Basically, here is the overall CFPB definition that lender will use to determine the borrower’s “Ability to Pay” the Qualified Residential Mortgage that will become effective January 10, 2014:
The lender must collect and verify your financial information. When you apply for a mortgage loan, you will have to give the lender certain financial information. The lender will have to check the information using reliable documents, such as a W-2 or pay stub. The lender generally must consider eight types of information:
- Your current income or assets
- Your current employment status
- Your credit history
- The monthly payment for the mortgage
- Your monthly payments on other mortgage loans you get at the same time
- Your monthly payments for other mortgage related expenses (such as property taxes)
- Your other debts
- Your monthly debt payments, including the mortgage, compared to your monthly
income (“debt-to-income ratio”).
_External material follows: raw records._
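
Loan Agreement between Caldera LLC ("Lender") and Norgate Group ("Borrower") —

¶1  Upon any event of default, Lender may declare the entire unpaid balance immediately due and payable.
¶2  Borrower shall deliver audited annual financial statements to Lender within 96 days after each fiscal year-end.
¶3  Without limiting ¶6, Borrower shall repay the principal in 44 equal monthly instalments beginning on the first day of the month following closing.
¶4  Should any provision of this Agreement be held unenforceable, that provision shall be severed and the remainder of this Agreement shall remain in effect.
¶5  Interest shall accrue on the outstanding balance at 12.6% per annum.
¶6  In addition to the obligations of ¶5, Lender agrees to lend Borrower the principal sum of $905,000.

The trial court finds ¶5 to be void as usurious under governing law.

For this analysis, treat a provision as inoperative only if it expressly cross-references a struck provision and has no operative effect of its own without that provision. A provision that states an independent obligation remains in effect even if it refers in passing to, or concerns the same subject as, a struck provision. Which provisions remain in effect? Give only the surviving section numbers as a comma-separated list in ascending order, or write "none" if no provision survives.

1, 2, 3, 4, 6

¶5 is struck. ¶6 mentions ¶5 but its own obligation stands independently of ¶5, so ¶6 is not affected. Nothing else in the Agreement is defined by reference to ¶5. Under the severability clause in ¶4, the remaining provisions continue in force. ¶1, ¶2, ¶3, ¶4, and ¶6 remain in effect.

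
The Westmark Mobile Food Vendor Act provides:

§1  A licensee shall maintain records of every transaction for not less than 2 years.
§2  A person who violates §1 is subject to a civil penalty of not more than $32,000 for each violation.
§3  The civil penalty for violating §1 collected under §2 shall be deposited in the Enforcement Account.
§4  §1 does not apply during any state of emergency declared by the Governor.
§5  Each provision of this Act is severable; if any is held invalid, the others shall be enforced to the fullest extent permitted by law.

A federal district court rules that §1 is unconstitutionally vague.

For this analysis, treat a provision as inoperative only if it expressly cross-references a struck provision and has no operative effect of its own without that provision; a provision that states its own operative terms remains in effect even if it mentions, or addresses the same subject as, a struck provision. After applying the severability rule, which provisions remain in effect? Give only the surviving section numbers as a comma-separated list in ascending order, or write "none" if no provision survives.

5

§1 is struck. §2 has no operative effect of its own apart from §1 and is therefore inoperative. The only function of §4 is the emergency suspension of §1, so it cannot stand once §1 is removed. §3 operates only by reference to §2, so it falls with §2. §5 is a severability clause and preserves every provision that can still be given independent effect. Only §5 remains in effect.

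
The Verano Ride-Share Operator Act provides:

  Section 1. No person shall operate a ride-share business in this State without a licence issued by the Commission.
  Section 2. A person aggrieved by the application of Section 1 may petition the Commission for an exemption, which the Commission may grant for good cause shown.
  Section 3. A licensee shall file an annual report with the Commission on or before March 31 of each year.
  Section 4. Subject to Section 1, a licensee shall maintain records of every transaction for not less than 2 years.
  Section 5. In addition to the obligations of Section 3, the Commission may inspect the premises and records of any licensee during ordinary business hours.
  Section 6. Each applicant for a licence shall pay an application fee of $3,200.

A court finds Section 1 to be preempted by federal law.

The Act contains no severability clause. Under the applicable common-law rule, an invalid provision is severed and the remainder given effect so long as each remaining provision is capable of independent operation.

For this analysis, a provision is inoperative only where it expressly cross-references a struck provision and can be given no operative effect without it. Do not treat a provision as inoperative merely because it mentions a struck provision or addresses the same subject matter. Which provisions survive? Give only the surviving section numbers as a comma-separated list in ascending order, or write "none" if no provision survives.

3, 4, 5, 6

Section 1 is struck. Section 2 has no operative effect of its own apart from Section 1 and is therefore inoperative. Although Section 4 refers to Section 1, its operative terms do not depend on Section 1, so it remains in effect. Under the stated default rule, only provisions that cannot operate independently fall away; the rest are enforced. That leaves Section 3, Section 4, Section 5, and Section 6 in effect.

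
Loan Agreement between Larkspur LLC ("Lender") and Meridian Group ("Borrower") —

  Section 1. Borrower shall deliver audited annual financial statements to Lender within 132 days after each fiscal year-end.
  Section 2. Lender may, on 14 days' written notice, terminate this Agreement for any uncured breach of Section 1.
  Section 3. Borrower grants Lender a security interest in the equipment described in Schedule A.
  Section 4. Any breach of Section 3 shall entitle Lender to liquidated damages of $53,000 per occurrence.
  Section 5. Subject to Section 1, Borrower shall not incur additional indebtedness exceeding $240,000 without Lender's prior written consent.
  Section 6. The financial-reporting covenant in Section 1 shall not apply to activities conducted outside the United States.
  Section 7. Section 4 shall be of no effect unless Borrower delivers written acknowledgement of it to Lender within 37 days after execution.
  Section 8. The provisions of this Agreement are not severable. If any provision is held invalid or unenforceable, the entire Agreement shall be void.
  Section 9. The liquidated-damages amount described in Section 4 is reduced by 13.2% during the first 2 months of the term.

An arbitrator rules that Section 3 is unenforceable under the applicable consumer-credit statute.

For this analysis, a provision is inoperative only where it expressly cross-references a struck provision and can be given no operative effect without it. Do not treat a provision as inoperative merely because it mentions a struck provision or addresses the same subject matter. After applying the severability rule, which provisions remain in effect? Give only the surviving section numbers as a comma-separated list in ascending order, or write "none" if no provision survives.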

The lender may also look at how much money you have
left over each month after paying your debts.
…Oh yes, that’s right – nothing about down payment requirements which if you can’t afford the down payment, it’s a good indication you can’t afford an emergency repair to maintain the home since you can’t save the necessary funds for those expenses!
The CFPB has requested public/private comments on the new Qualified Residential Mortgage (QRM) guidelines. Besides being too long, I’d like to ask how effective will the rules be to (a) prevent the next housing crisis and (b) stimulate new and used home sales to get the economy running again?
In 25 words or less, the CFPB was created by the Dodd-Frank bill to define consumer protections in credit card and other financial aspects in our lives including mortgages. In a Federal Government attempt to solve problems, and after several hearings of what happened during the mortgage meltdown and the $7 Trillion loss of homeowner’s equity, the CFPB has defined the “perfect mortgage parameters” (i.e., Qualified Residential Mortgage) that would get the most protection under the law of any consumer recourse (i.e., courts & regulators assume it was properly underwritten). In other words, if a loan originated satisfied the sign of the CFPB (in effect at the time of origination or retroactive?), then the lender is considered to be protected from litigation of abuse.
Note: Two ways to verify loans are QRMs (1) run the details through automated underwriter software controlled by Fannie, Freddie, or FHA, or (2) poof that borrower can afford to pay loan terms.
With all that said, the new rules are supposed to exclude high risk loans or loans that have negative amortization or interest only among other loans. I also believe that loans issued or held by Fannie, Freddie, and FHA are excluded as well. Rules also include improved disclosures of the proposed mortgage in order for you to understand your costs and shop around and compare loans. It is interesting to note that the new rule DOES NOT require a certain minimum down payment.
5-17-2013: CFPB releases new videos explaining QRM mortgage rules.
5-6-2013: Debt-to-income (DTI) ratio capped at 43% and loan rate can’t exceed 1.5% higher than going rate and other restrictions and conditions…. Source: http://realtytimes.com/rtpages/20130502_qualifiedmtgrule.htm
Related Note: Another Dodd-Frank provision is for those issuing mortgage backed securities (MBS) to hold 5% themselves.